8
annotations per image
95–100%
accuracy achieved
90 days
turnaround
90
annotators deployed
1
The Challenge
A computer vision team (Airbus use case) required highly precise image annotation to train models for object detection and image generation. Each image required multiple bounding boxes, increasing annotation complexity and risk of inconsistency.

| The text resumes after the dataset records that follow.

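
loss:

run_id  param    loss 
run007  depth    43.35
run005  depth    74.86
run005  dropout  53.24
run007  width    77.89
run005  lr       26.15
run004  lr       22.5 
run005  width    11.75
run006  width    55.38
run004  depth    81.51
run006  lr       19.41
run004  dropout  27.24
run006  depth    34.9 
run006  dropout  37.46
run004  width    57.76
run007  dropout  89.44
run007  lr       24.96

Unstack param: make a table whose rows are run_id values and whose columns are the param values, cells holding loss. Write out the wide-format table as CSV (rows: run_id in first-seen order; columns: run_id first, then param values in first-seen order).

Columns: run_id plus the 4 distinct param values (depth, dropout, width, lr).
For example, row run007 column depth takes loss=43.35 from the long row (run007, depth).

run_id,depth,dropout,width,lr
run007,43.35,89.44,77.89,24.96
run005,74.86,53.24,11.75,26.15
run004,81.51,27.24,57.76,22.5
run006,34.9,37.46,55.38,19.41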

- Maintaining precision across 8 annotations per image
- Ensuring consistency across a 90-member team
- Avoiding annotation drift over long project timelines
- Meeting strict accuracy expectations for production models
Client
Computer vision team (Airbus use case)
Industry
Aerospace / Computer Vision
Timeline
90 days
2
Our Approach
- Built a specialized 90-member annotation team
- Standardized bounding box and labeling guidelines
- Structured workflows to maintain speed without sacrificing accuracy
- Enforced strict accuracy benchmarks (95–100%)
Quality Assurance
- Every image was annotated and independently validated by a second annotator
- Cross-verification ensured bounding box consistency
- Edge cases were escalated to senior QA reviewers
- Only double-verified outputs were approved
3
The Results
- Achieved 95–100% annotation accuracy at scale
- Maintained consistency across high-density annotations
- Delivered large datasets within strict timelines
- Received strong positive client validation
Quality Assurance
OUTCOME
Delivered production grade datasets that improved model performance and reduced retraining cycles.